Anoche volviste a aparecer en mis sueños. Tal vez sea mi subconsciente que no me perdona lo que mi superyo superó. Es más, ni siquiera lo superó porque nunca pensó que estuviera en un error. Nos hermanábamos como grandes compañeras. Un sueño imposible. Por un momento me caíste bien y bromeamos de todo lo sucedido. No sé por qué te presentas en las noches. Sobre todo en esas noches que más suelo disfrutar. Que me duermo con una sonrisa expuesta a la oscuridad.

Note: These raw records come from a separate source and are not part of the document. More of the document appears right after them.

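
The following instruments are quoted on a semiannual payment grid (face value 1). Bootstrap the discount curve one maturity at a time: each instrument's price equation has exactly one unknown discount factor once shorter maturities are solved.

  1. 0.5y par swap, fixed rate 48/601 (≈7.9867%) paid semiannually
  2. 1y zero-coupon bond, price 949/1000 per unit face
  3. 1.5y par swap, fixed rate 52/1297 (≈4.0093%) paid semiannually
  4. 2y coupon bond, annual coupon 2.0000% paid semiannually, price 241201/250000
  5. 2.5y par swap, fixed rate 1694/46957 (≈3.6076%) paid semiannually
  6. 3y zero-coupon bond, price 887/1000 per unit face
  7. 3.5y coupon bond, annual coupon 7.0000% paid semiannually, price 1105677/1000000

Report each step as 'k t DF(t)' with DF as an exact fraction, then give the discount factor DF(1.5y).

1 1/2 601/625
2 1 949/1000
3 3/2 2357/2500
4 2 927/1000
5 5/2 9153/10000
6 3 887/1000
7 7/2 1759/2000
DF(1.5y) = 2357/2500 ≈ 0.942800

step 1 [0.5y] swap r/2=24/601: DF=(1 − 24/601·(0))/(1+24/601) = 601/625 ≈ 0.961600
step 2 [1y] zero: DF = P = 949/1000 ≈ 0.949000
step 3 [1.5y] swap r/2=26/1297: DF=(1 − 26/1297·(0.961600+0.949000))/(1+26/1297) = 2357/2500 ≈ 0.942800
step 4 [2y] bond c/2=1/100: DF=(241201/250000 − 1/100·(0.961600+0.949000+0.942800))/(1+1/100) = 927/1000 ≈ 0.927000
step 5 [2.5y] swap r/2=847/46957: DF=(1 − 847/46957·(0.961600+0.949000+0.942800+0.927000))/(1+847/46957) = 9153/10000 ≈ 0.915300
step 6 [3y] zero: DF = P = 887/1000 ≈ 0.887000
step 7 [3.5y] bond c/2=7/200: DF=(1105677/1000000 − 7/200·(0.961600+0.949000+0.942800+0.927000+0.915300+0.887000))/(1+7/200) = 1759/2000 ≈ 0.879500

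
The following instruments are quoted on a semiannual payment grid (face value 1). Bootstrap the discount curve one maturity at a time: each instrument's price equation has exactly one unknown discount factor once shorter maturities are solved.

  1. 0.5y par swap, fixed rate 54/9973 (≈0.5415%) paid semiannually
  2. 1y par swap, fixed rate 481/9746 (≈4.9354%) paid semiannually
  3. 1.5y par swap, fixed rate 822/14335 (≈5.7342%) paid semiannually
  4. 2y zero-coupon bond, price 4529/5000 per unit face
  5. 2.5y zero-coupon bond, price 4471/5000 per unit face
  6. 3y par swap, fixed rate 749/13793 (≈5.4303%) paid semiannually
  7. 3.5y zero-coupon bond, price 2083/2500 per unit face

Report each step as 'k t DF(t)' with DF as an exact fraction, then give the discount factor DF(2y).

step 1 [0.5y] swap r/2=27/9973: DF=(1 − 27/9973·(0))/(1+27/9973) = 9973/10000 ≈ 0.997300
step 2 [1y] swap r/2=481/19492: DF=(1 − 481/19492·(0.997300))/(1+481/19492) = 9519/10000 ≈ 0.951900
step 3 [1.5y] swap r/2=411/14335: DF=(1 − 411/14335·(0.997300+0.951900))/(1+411/14335) = 4589/5000 ≈ 0.917800
step 4 [2y] zero: DF = P = 4529/5000 ≈ 0.905800
step 5 [2.5y] zero: DF = P = 4471/5000 ≈ 0.894200
step 6 [3y] swap r/2=749/27586: DF=(1 − 749/27586·(0.997300+0.951900+0.917800+0.905800+0.894200))/(1+749/27586) = 4251/5000 ≈ 0.850200
step 7 [3.5y] zero: DF = P = 2083/2500 ≈ 0.833200

1 1/2 9973/10000
2 1 9519/10000
3 3/2 4589/5000
4 2 4529/5000
5 5/2 4471/5000
6 3 4251/5000
7 7/2 2083/2500
DF(2y) = 4529/5000 ≈ 0.905800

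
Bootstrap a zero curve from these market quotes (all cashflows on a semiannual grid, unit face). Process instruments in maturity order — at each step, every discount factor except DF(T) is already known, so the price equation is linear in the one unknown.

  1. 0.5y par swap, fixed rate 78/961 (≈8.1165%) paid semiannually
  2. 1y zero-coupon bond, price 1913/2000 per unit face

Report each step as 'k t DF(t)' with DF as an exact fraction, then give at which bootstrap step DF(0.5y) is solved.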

Ha sido un buen día. El clima, los hechos, la comida, las compras. Ahora estoy aquí tratando de escribir un sueño sin escribirlo. Sin detallarlo. Porque lo importante son las sensaciones. Los sentimientos.

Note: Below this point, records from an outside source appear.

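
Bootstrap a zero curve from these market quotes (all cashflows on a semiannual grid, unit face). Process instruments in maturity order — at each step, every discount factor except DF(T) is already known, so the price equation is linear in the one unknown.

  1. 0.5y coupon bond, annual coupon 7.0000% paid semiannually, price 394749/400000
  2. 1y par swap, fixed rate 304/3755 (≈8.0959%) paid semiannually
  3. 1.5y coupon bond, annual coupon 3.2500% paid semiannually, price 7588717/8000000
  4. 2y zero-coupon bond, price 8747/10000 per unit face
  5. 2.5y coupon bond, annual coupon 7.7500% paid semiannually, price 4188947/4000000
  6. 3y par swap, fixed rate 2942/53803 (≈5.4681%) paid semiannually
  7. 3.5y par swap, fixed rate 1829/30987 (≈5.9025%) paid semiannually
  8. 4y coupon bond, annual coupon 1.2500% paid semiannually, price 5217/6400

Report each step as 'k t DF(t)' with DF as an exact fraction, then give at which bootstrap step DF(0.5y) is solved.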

Pero ayer, a mediodía, estuve enojada: tenemos que deshabitar el departamento que alquilamos recién llegados a la capital. Me enoja cuando las personas quieren abusar con máscaras de lealtad y honorabilidad. Cuando lo que hay detrás de la careta es un látigo sostenido por el verdugo, a punto de atacar contra la piel suave y melosa de la víctima habitacional.
No hay de otra. Lo sé. Lo intenté. Perdí.
Pero en otros aspectos he ganado. Gané a la soledad y a la amargura.
Un niño hace la diferencia cuando sustituye el dolor por llanto hambruno. Un niño hace la diferencia cuando la única sonrisa sostenida y espontánea es la de él. Un niño hace la diferencia en el día. Pero en la noche, cuando los demonios dejan de habitar las sombras para deambular alrededor de tu cama, el niño estará durmiéndo plácidamente con una sonrisa sostenida en la oscuridad, y tus demonios seguirán siendo los mismos espíritus que te aquejan y ese niño no podrá hacer diferencia alguna en la soledad y amargura.
He ganado. Una de tantas batallas. Sé que no la guerra.